In the 10 years I had my 6.2L, I ran 4K intervals in mixed driving but that was before I got oil religion. I would have verified that with UOAs today. My instinct is to say 4K is OK, even in your environment, because I still own an '86 F250 diesel (bought almost new back then) and I have verified 4-6K with that engine in mixed driving. The 6.9 and the 6.2/6.5 are both old school IDI engines with nearly identical fuel systems. My 6.9 was turbocharged with a Banks kit right after I got it, as well.
My advice to you would be to improve your filtration, try 4K OCIs and UOA. Go to a lab that can measure soot (that would eliminate Blackstone), such as Wearheck, Oil Analyzers, Polaris, etc. Soot will be your condemnation point. Some of the better filtering filters out there are the Pure 1, the Royal Purple, Mobil 1, Amsoil. Unless you get into a highly efficient bypass system (with under 10 micron filtration) you won't see huge changes but better filtration will keep the soot levels lower over time.
When you UOA, look first at viscosity and soot. Ideally you will be under or around 1 percent, but you are safe to as much as 2 percent or so (according to some experts more is safe but.... I hate to see it higher than 2 percent base on my own studies and I find I can go a long way before it gets that high).
Viscosity will tell you if the engine sheared the oil. My 6.9L cannot shear Rotella before the soot load builds up first, so I doubt you have to worry about that unless you are getting fuel into the crankcase.
I'll toss in an unsolicited viscosity recommendation. In your use, you should be using the Rotella 10W30 IMO (I do and did in both the 6.2 and the 6.9L). It's plenty robust but will flow better in those situations where the oil is not fully warmed up (which take 15 miles of driving at least). Perfect for a short hopper and it's recommended in the manual. My 6.2 manual says straight 30 is preferred but that was in the era when 10W30 grades tended to shear a lot more.

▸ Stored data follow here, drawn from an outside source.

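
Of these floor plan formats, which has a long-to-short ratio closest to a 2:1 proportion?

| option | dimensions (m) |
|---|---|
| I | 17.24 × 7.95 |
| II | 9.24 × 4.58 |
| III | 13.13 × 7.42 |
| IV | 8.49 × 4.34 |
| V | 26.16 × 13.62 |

Ratios (long/short): I ≈ 2.169; II ≈ 2.017; III ≈ 1.770; IV ≈ 1.956; V ≈ 1.921.
2:1 ≈ 2.000; option II is nearest (Δ 0.017).

II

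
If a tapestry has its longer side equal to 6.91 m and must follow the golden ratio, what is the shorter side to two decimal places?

4.27 m

golden ratio ≈ 1.61803.
Shorter side = 6.91 ÷ 1.61803 ≈ 4.2706 → 4.27 m.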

If you are using 15W40, you are fine, but I think you might see a slight improvement in MPG with the 10W30. Cold starting will likely improve too. Cold starts were the big bugaboo with my 6.2L and every RPM more aI could spin it up on a cold morning was beneficial.

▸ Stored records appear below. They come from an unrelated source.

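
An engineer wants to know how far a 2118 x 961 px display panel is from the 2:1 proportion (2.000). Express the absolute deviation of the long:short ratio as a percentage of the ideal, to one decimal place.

10.2%

Ratio = 2118 / 961 ≈ 2.2040.
Ideal 2:1 = 2.0000. |2.2040 − 2.0000| / 2.0000 ≈ 10.20% → 10.2%.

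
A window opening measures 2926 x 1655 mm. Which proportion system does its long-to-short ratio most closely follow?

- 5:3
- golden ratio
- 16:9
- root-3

2926/1655 ≈ 1.768. Nearest candidates are 16:9 (1.778, off by 0.010) and root-3 (1.732, off by 0.036).

16:9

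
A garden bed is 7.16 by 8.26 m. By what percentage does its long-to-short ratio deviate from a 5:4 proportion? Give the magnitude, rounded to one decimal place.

7.7%

Ratio = 8.26 / 7.16 ≈ 1.1536.
Ideal 5:4 = 1.2500. |1.1536 − 1.2500| / 1.2500 ≈ 7.71% → 7.7%.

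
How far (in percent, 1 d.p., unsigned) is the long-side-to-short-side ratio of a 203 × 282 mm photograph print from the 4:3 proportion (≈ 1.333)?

4.2%

Ratio = 282 / 203 ≈ 1.3892.
Ideal 4:3 ≈ 1.3333. |1.3892 − 1.3333| / 1.3333 ≈ 4.19% → 4.2%.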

Unless the wear metals are off the charts, don't get roped into sweaty palms over a few PPM one way or another. The lab will call out any dangerous wear metals. In the first UOA, the amount doesn't tell you much because every engine in a set use and maintenance schedule will produce pretty regular results that may be different than another guy in a completely different situation. Since you are just starting, you don't know what "normal" is for your engine. Wear metals get to be a braggadocius element here but most times people are comparing apples to grapes.